Captain Ed finds that neither the right nor the left are particularly happy about it. That’s not surprising, as the left wants anything they can to destroy the Bush Administration and the right thinks that the Libby prosecution was nothing more than a politically-oriented witch hunt by an overzealous prosecutor that should have never happened.

In the end, Bush did what he thought was right. A jury convicted Libby of perjury, and perjury is a serious charge. Even though the case was weak, unless there is grave injustice the decisions of juries should be respected if the rule of law is to be preserved. One can argue that Libby deserves a full pardon, but the reality is that he was found guilty of a crime.

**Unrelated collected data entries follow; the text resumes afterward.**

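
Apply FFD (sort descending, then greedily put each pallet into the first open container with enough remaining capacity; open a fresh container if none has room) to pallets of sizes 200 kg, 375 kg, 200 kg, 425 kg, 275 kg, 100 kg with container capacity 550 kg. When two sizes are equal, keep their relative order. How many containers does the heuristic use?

Sorted descending: 425, 375, 275, 200, 200, 100.
  425 → container 1 (new)  [load 425/550]
  375 → container 2 (new)  [load 375/550]
  275 → container 3 (new)  [load 275/550]
  200 → container 3  [load 475/550]
  200 → container 4 (new)  [load 200/550]
  100 → container 1  [load 525/550]
4 containers opened.

4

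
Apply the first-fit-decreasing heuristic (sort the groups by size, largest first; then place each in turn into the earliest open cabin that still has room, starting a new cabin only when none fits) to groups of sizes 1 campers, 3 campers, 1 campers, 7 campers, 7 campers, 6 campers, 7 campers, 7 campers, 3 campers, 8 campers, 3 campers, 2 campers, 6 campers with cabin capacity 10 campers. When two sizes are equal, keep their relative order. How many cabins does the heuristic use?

7

Sorted descending: 8, 7, 7, 7, 7, 6, 6, 3, 3, 3, 2, 1, 1.
  8 → cabin 1 (new)  [load 8/10]
  7 → cabin 2 (new)  [load 7/10]
  7 → cabin 3 (new)  [load 7/10]
  7 → cabin 4 (new)  [load 7/10]
  7 → cabin 5 (new)  [load 7/10]
  6 → cabin 6 (new)  [load 6/10]
  6 → cabin 7 (new)  [load 6/10]
  3 → cabin 2  [load 10/10]
  3 → cabin 3  [load 10/10]
  3 → cabin 4  [load 10/10]
  2 → cabin 1  [load 10/10]
  1 → cabin 5  [load 8/10]
  1 → cabin 5  [load 9/10]
7 cabins opened.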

A pardon is appropriate in cases where the jury should never have voted to convict and the appeals process has failed to rectify the error: which is why pardons should be relatively rare.

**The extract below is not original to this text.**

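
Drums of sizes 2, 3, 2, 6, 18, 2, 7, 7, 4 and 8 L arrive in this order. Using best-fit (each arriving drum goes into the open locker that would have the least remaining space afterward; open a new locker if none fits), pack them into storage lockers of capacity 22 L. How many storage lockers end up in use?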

At the same time, a 30 month sentence is outrageous, and not allowing Mr. Libby to remain free until the appeals process was complete was entirely unnecessary. All those on the left arguing that Libby’s actions were injurious to national security forget that Libby was not the leaker, Richard Armitage was, and that no one has been charged with violating the Intelligence Identities Protection Act. Fitzgerald knew the entire time what had really happened and that there was no substance to the allegations. Furthermore, Libby’s case has to be taken into the context of someone like Sandy Berger, who stole documents from the National Archives and destroyed evidence so that the 9/11 Commission would not have access to it: an act which was unquestionably injurious to national security and for which Berger got a slap on the wrist. Justifying throwing Libby in prison on national security grounds is unwarranted by the facts: Libby wasn’t the leaker, he was never prosecuted as such, and the jury was never presented with any facts to that regard. It is a gross violation of due process to sentence someone based upon factors that were not presented to the jury. If Fitzgerald believed that Libby was the leaker he should have prosecuted him under the IIPA — which he did not because there was no evidence that anyone in the White House had leaked Plame’s identity.

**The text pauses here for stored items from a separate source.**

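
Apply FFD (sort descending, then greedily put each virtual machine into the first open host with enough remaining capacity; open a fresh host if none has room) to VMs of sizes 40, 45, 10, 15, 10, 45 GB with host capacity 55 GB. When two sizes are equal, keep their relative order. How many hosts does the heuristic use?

3

Sorted descending: 45, 45, 40, 15, 10, 10.
  45 → host 1 (new)  [load 45/55]
  45 → host 2 (new)  [load 45/55]
  40 → host 3 (new)  [load 40/55]
  15 → host 3  [load 55/55]
  10 → host 1  [load 55/55]
  10 → host 2  [load 55/55]
3 hosts opened.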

The political fallout will undoubtedly hurt Bush, but he’s already politically irrelevant as it is. It no longer matters how much the President tweaks the Democrats, they’ve long treated him as their Emmanuel Goldstein and will go after him no matter what. The President tried to be judicious in rectifying an unjust sentence without contradicting the determination of a fair and open trial. Commuting Libby’s sentence is unquestionably bad politics from an Administration whose political standing could not possibly be lower, but as a matter of law and policy it was the correct choice. That may not mollify the President’s many critics on both the left and the right, but what is popular is not always right and what is right is almost never popular.

One response to “The Libby Commutation’s Political Fallout”

  1. Haggs says:

    The 30 month sentence seemed a bit long to me too, but it was apparently within the sentencing guidelines. But if the President believed the sentense was too excessive, then why not just cut off a year or so?